RDD identifies this by fitting separate linear regressions on each side of the cutoff and
measuring the discontinuous jump at :math:`c`. Crucially, treatment is assigned deterministically
by the rule :math:`X \ge c`, so near the cutoff, units on either side are effectively comparable —
they differ only in whether they just cleared the threshold. This local exchangeability is what
makes identification possible without randomisation.

**When it makes sense:** When treatment is assigned by a threshold rule on a continuous running
variable — test score cutoffs, income eligibility limits, age thresholds — and you want to
know the causal effect for units near that threshold.
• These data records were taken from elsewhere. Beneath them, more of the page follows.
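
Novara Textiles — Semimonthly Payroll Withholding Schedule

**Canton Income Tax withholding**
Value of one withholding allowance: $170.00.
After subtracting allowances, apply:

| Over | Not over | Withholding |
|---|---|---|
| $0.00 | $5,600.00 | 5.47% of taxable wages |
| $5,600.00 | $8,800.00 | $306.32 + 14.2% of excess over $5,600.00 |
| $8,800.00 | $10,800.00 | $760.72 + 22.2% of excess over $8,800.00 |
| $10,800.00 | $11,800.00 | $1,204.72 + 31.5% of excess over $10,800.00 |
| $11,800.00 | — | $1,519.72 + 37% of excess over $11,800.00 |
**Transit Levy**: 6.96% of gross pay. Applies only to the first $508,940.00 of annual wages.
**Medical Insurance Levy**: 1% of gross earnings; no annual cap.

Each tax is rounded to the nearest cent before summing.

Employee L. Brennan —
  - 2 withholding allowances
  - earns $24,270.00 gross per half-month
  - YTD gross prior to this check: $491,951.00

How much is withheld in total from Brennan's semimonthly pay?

Canton Income Tax: taxable = $24,270.00 − 2×$170.00 = $23,930.00
  $1,519.72 + 37% × ($23,930.00 − $11,800.00) = $1,519.72 + 37% × $12,130.00 = $6,007.82
Transit Levy: cap $508,940.00 − YTD $491,951.00 = $16,989.00 subject; 6.96% × $16,989.00 = $1,182.43
Medical Insurance Levy: 1% × $24,270.00 = $242.70
Total: $6,007.82 + $1,182.43 + $242.70 = $7,432.95

$7,432.95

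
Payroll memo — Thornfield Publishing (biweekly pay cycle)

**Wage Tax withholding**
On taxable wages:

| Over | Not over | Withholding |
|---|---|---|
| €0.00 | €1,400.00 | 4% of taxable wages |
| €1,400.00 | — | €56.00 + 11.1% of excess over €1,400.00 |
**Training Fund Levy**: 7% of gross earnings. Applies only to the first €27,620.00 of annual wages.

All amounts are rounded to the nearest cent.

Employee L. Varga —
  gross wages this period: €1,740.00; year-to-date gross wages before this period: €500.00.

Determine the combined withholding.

Wage Tax: taxable = €1,740.00
  €56.00 + 11.1% × (€1,740.00 − €1,400.00) = €56.00 + 11.1% × €340.00 = €93.74
Training Fund Levy: 7% × €1,740.00 = €121.80
Total: €93.74 + €121.80 = €215.54

€215.54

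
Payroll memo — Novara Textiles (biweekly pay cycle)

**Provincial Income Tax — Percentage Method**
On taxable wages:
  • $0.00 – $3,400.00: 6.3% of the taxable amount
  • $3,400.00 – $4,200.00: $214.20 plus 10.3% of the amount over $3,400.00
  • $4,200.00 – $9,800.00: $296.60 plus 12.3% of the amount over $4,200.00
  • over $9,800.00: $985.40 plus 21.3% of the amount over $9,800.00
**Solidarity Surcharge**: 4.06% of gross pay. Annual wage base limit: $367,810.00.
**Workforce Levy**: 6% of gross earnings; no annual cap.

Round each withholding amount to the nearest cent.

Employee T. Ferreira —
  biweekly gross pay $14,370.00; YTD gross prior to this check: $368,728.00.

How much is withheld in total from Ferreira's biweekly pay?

Provincial Income Tax: taxable = $14,370.00
  $985.40 + 21.3% × ($14,370.00 − $9,800.00) = $985.40 + 21.3% × $4,570.00 = $1,958.81
Solidarity Surcharge: YTD $368,728.00 ≥ cap $367,810.00 → $0.00
Workforce Levy: 6% × $14,370.00 = $862.20
Total: $1,958.81 + $0.00 + $862.20 = $2,821.01

$2,821.01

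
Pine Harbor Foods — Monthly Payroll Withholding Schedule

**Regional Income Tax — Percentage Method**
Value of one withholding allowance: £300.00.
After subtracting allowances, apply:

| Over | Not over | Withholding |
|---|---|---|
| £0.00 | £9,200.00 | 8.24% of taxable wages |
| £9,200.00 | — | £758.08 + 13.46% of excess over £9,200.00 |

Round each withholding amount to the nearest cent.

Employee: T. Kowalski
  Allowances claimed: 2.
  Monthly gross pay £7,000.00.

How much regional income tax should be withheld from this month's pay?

Regional Income Tax: taxable = £7,000.00 − 2×£300.00 = £6,400.00
  8.24% × £6,400.00 = £527.36

£527.36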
**The key limitation:** The estimate is *local*. It applies only to units near the cutoff,
not to units far from it. Whether the effect generalises to the rest of the distribution depends
on how much treatment effects vary with the running variable, which cannot be tested from the
data alone. If the running variable is a test score and the cutoff is the 60th percentile,
the LATE at the cutoff says nothing about the effect for units at the 30th or 90th percentile.

**LATE at the cutoff vs LATE (IV):** Both are "local" effects, but in different senses.
IV's LATE is local to compliers — a latent subpopulation defined by their response to the
instrument. RDD's LATE at the cutoff is local to a *region* of the running variable — units
near the threshold. If the bandwidth is wide, more units are included but the local
exchangeability assumption becomes harder to justify. If the bandwidth is narrow, the
assumption is more defensible but the estimate has higher variance.

**Methods that estimate LATE at the cutoff:**

- **RDD** — fits a local linear regression on both sides of the cutoff. The coefficient on
  the treatment indicator gives the jump in outcome at the threshold, controlling for the
  slope of the running variable separately on each side.